[Medieval People by Eileen Edna Power]@TWC D-Link book
Medieval People

CHAPTER III
12/46

Then came the glass-workers in scarlet furred with vair, and gold-fringed hoods, and rich garlands of pearls, carrying flasks and goblets of the famous Venetian glass before them, and the comb and lantern makers, with a lantern full of birds to let loose in the Doge's presence, and the goldsmiths wearing wreaths and necklaces of gold and silver beads and sapphires, emeralds, diamonds, topazes, jacinths, amethysts, rubies, jasper, and carbuncles.

Master and servants alike were sumptuously clad, and almost all wore gold fringes on their hoods, and garlands of gilded beads.
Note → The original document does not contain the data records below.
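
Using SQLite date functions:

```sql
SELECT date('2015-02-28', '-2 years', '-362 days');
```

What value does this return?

2012-03-03

Adding -2 years to 2015-02-28 gives 2013-02-28.
Applying '-362 days' to 2013-02-28: counting 362 days back gives 2012-03-03.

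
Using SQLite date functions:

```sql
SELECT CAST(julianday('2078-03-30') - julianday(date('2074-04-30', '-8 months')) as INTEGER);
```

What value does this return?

1673

Adding -8 months to 2074-04-30 gives 2073-08-30.
1 day remains in August 2073 after the 30th (31 − 30).
Full months from September 2073 through February 2078 contribute their day counts.
Then 30 days into March 2078.
Total: 1 + 30 + 31 + 30 + 31 + 31 + 28 + 31 + 30 + 31 + 30 + 31 + 31 + 30 + 31 + 30 + 31 + 31 + 28 + 31 + 30 + 31 + 30 + 31 + 31 + 30 + 31 + 30 + 31 + 31 + 29 + 31 + 30 + 31 + 30 + 31 + 31 + 30 + 31 + 30 + 31 + 31 + 28 + 31 + 30 + 31 + 30 + 31 + 31 + 30 + 31 + 30 + 31 + 31 + 28 + 30 = 1673.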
Each craft was accompanied by its band of divers instruments, and bore with it silver cups and flagons of wine, and all marched in fair order, singing ballads and songs of greeting, and saluted the Doge and Dogaressa in turn, crying 'Long live our lord, the noble Doge Lorenzo Tiepolo!' Gild after gild they marched in their splendour, lovely alike to ear and eye; and a week fled before the rejoicings were ended and all had passed in procession.

Canale surpasses himself here, for he loved State ceremonies; he gives a paragraph to the advance of each gild, its salutation and withdrawal, and the cumulative effect of all the paragraphs is enchanting, like a prose ballade, with a repeated refrain at the end of every verse.[9] What, they lived once thus in Venice, where the merchants were the kings, Where St Mark's is, where the Doges used to wed the sea with rings?
Listening to the magnificent salutation of the Doge by the priests of St Mark's, 'Criste, vince, Criste regne, Criste inpere.

Notre signor Laurens Teuples, Des gracie, inclit Dus de Venise, Dalmace atque Groace, et dominator de la quarte partie et demi de tot l'enmire de Romanie, sauvement, honor, vie, et victoire.